An Irish member of the Australian health service spoke on Eamonn Dunphy’s podcast recently advising that unless we shut our borders all lockdowns are futile. Australia imposed a shutdown on people entering the country so they weren’t importing cases and when they had minimal infections like Ireland had in June and July they aggressively focused all of their resources on track, tracing and testing their close contacts effectively smothering the virus. Ireland did not and that is why the 26 counties is entering another futile lockdown that will be followed by another and Australia has sporting events with thousands attending safely.

One of the reasons given why the 26 counties can’t go down a proven successful route is there is two governmental jurisdictions on an island vastly smaller and easier to manage than Australia. Will the great and good in Irish society be highlighting the fallacy of partition and our sectarian head-counted border at a time of worldwide disaster management? How pointless it is.

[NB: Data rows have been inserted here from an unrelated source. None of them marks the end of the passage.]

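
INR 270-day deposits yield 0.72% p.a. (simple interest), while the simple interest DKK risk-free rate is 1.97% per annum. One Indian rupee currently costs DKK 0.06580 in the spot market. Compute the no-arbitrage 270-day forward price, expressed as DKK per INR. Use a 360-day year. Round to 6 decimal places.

T = 270/360 years.
DKK growth factor: 1 + 0.0197×270/360 = 1.014775.
INR accumulates by 1 + 0.0072×270/360 = 1.005400.
CIP: F = S · (grow DKK)/(grow INR) = 0.0658 × 1.014775/1.005400 = 0.06641356 DKK per INR.

0.066414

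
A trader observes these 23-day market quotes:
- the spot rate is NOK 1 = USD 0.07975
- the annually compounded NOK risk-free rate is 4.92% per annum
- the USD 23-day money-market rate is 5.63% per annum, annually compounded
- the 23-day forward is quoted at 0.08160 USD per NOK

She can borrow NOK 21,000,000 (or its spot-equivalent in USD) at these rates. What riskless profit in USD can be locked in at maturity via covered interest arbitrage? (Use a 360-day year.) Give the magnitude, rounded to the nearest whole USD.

USD 38,245

T = 23/360 years.
Keep in NOK, deliver into the forward: 21,000,000·1.003073166·0.08160 = USD 1,718,866.18.
Swap to USD now, deposit: 21,000,000·0.07975·1.003505467 = USD 1,680,620.78.
The quoted forward overvalues NOK, so borrow USD, buy NOK at spot, deposit the NOK at 4.92%, and sell the proceeds forward at 0.08160.
Profit = 1,718,866.18 − 1,680,620.78 = USD 38,245.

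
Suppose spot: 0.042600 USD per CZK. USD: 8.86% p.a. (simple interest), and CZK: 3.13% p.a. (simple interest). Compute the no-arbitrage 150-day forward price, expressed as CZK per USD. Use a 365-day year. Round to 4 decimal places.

T = 150/365 years.
USD accumulates by 1 + 0.0886×150/365 = 1.03641096.
Growth of 1 CZK over T: 1 + 0.0313×150/365 = 1.01286301.
CIP: F = S · (grow USD)/(grow CZK) = 0.0426 × 1.03641096/1.01286301 = 0.043590403 USD per CZK.
Quoted the other way: 1/0.043590403 = 22.9408 CZK per USD.

22.9408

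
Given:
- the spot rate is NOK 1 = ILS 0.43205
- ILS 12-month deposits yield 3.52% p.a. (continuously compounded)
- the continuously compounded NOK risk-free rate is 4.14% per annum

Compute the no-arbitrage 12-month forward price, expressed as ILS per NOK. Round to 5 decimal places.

0.42938

T = 1 year.
ILS growth factor: e^(0.0352×1) = 1.0358269.
Growth of 1 NOK over T: e^(0.0414×1) = 1.0422689.
So F = 0.43205 × 1.0358269 / 1.0422689 = 0.4293796 (ILS/NOK).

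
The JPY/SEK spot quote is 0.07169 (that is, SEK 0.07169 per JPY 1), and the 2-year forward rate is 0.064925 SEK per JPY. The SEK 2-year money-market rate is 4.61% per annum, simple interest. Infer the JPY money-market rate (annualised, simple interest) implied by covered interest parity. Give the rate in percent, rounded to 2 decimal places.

T = 2 years.
CIP gives F = S · g_SEK/g_JPY, so g_SEK/g_JPY = 0.064925/0.07169 = 0.9056354.
The SEK side grows by 1 + 0.0461×2 = 1.092200.
Hence g_JPY = 1.2060041.
r = (1.2060041 − 1)/2 = 0.103002 → 10.30%.

10.30%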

How dangerous at a time of a worldwide pandemic that we are pulling in different directions and declared impotent in implementing what we need to do to save lives because of institutionalised sectarianism?

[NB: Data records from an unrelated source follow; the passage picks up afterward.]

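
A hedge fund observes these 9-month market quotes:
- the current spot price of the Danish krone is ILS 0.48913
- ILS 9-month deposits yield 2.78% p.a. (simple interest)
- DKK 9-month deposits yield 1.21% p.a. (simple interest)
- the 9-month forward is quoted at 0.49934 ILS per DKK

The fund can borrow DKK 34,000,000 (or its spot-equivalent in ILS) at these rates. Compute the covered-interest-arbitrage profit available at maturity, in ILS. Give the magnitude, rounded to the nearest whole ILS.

ILS 154,467

T = 9/12 years.
Route A — deposit DKK, sell forward: 34,000,000 × 1.009075 × 0.49934 = ILS 17,131,631.36.
Route B — convert at spot, deposit ILS: 34,000,000 × 0.48913 × 1.020850 = ILS 16,977,164.26.
The quoted forward overvalues DKK, so borrow ILS, buy DKK at spot, deposit the DKK at 1.21%, and sell the proceeds forward at 0.49934.
Profit = 17,131,631.36 − 16,977,164.26 = ILS 154,467.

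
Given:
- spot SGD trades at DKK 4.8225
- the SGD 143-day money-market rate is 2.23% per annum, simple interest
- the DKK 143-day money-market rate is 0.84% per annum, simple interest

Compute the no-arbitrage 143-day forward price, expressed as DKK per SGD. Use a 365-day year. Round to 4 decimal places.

4.7965

T = 143/365 years.
Growth of 1 DKK over T: 1 + 0.0084×143/365 = 1.003291.
Growth of 1 SGD over T: 1 + 0.0223×143/365 = 1.0087367.
CIP: F = S · (grow DKK)/(grow SGD) = 4.8225 × 1.003291/1.0087367 = 4.796466 DKK per SGD.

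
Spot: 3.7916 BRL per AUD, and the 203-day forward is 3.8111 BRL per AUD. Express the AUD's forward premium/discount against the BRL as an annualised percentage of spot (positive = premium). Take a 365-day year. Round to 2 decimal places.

T = 203/365 years.
Period premium: (3.8111 − 3.7916)/3.7916 = 0.0051429.
Annualise by dividing by T: 0.0051429 / (203/365) = 0.009247 → 0.92%.

+0.92%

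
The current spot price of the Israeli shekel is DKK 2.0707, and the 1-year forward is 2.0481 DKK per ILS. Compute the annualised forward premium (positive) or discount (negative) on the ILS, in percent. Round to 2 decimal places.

T = 1 year.
(F − S)/S = (2.0481 − 2.0707)/2.0707 = -0.0109142.
Annualise by dividing by T: -0.0109142 / 1 = -0.010914 → -1.09%.

-1.09%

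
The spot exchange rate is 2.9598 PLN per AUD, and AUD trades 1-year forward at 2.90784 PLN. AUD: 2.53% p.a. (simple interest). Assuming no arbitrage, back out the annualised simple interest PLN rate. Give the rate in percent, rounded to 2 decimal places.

0.73%

T = 1 year.
CIP gives F = S · g_PLN/g_AUD, so g_PLN/g_AUD = 2.90784/2.9598 = 0.9824448.
The AUD side grows by 1 + 0.0253×1 = 1.025300.
Hence g_PLN = 1.0073007.
(1.0073007 − 1)/T = 0.007301, i.e. 0.73%.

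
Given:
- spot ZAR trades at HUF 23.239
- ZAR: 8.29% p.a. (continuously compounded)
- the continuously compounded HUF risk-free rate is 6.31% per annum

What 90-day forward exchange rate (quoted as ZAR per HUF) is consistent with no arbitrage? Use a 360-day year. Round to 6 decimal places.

T = 90/360 years.
Growth of 1 HUF over T: e^(0.0631×90/360) = 1.0159001.
ZAR accumulates by e^(0.0829×90/360) = 1.0209413.
Forward (HUF per ZAR) = 23.239 × 1.0159001 / 1.0209413 = 23.12425.
Invert for ZAR per HUF: 1 / 23.12425 = 0.043245.

0.043245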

Looking away even from Covid-19, women in Donegal who need a mammogram rather than travel across to Derry must take a seven-hour round trip to Galway. How does that make sense?

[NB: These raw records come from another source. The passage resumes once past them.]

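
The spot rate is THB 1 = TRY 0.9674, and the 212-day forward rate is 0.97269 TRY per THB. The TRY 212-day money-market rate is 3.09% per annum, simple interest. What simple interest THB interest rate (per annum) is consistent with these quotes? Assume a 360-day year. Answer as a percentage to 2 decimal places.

T = 212/360 years.
F/S = 0.97269/0.9674 = 1.0054683 = (growth of TRY) / (growth of THB).
TRY growth factor: 1 + 0.0309×212/360 = 1.0181967.
So the THB growth factor = 1.0126592.
(1.0126592 − 1)/T = 0.021497, i.e. 2.15%.

2.15%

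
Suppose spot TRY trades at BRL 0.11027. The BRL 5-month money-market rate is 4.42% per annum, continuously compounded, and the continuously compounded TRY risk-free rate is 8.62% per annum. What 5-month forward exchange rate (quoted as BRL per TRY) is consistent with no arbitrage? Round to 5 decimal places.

T = 5/12 years.
Growth of 1 BRL over T: e^(0.0442×5/12) = 1.0185873.
TRY accumulates by e^(0.0862×5/12) = 1.0365695.
So F = 0.11027 × 1.0185873 / 1.0365695 = 0.1083571 (BRL/TRY).

0.10836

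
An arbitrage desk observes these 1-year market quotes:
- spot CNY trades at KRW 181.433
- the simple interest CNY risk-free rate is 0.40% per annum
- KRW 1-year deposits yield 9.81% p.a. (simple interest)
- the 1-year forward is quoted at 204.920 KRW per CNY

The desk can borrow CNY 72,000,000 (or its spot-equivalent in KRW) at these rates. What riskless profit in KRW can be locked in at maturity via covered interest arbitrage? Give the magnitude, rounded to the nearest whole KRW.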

Partition was imposed on Ireland without a vote or any consultation from the Irish people, yet we need one to remove it. And with it being based around a gerrymandered sectarian border, they’ve rigged the rules too. There should be no vote. Partition should come to its natural end. The health of the nation, in more ways than one, depends on it.

PATRICK DONOHOE


Greencastle, Co Tyrone

A good doctor treats whole person not just the condition

Danny Boyd’s letter – Great Barrington Declaration is far-right economics (October 22) –takes the familiar approach of cancel culture that nothing good can be said about Churchill because he made mistakes. Yes, Churchill did send the Black and Tans into Ireland but prior to that he had supported Home Rule. Indeed on February 9 1912 Churchill was blocked by unionist riots from speaking at the Ulster Hall and so he moved his speech to Belfast’s Celtic Park where he was met by a crowd of 7,000. Churchill did prioritize the war effort over the Bengal famine. However, contrary to what Mr Boyd alleges that he took food out of Bengal he instead sent 200,000 tons of Australian and Iraqi wheat as relief in 1943.

The Great Barrington Declaration is authored by three professors of epidemiology from the universities of Oxford, Harvard and Stanford. It has been signed by around 11,000 scientists and 30,000 medical practitioners. I therefore find it strange that Mr Boyd claims “it is not related to epidemiology”. His claim that it is “far-right economics” is an absurd smear and symptomatic of the collapse of genuine scientific debate on this issue. The Great Barrington Declaration is concerned not just with Covid but with all aspects of society. A good doctor treats the whole person and not just the condition.

DOMINIC GALLAGHER


Glenavy, Co Antrim

Increasing dog licence fee is an outrage

Recently some politicians in the Republic have publicly called for dog licences to be increased from €20 to €100 every year. In my opinion this is an outrage to rip dog owners off and take us to the cleaners by politicians who seem to want more and more to tax us to the poor house. If the dog licence goes up to €100 this will put a heavy burden on the poor old age pensioners. Many older people are kept alive by the love they receive from their pets and encourage them to leave their homes to go for walks.

If the government puts up the price of a dog licence, I fear that this will lead to many dogs being homeless as the number of stray dogs will increase as many people won’t be able to afford to keep their dogs for financial reasons.

It’s also reported that the government will not give any increases in this years’ budget to old age pensioners and those on social welfare, which is going to make it even much harder for dog owners to keep their pets.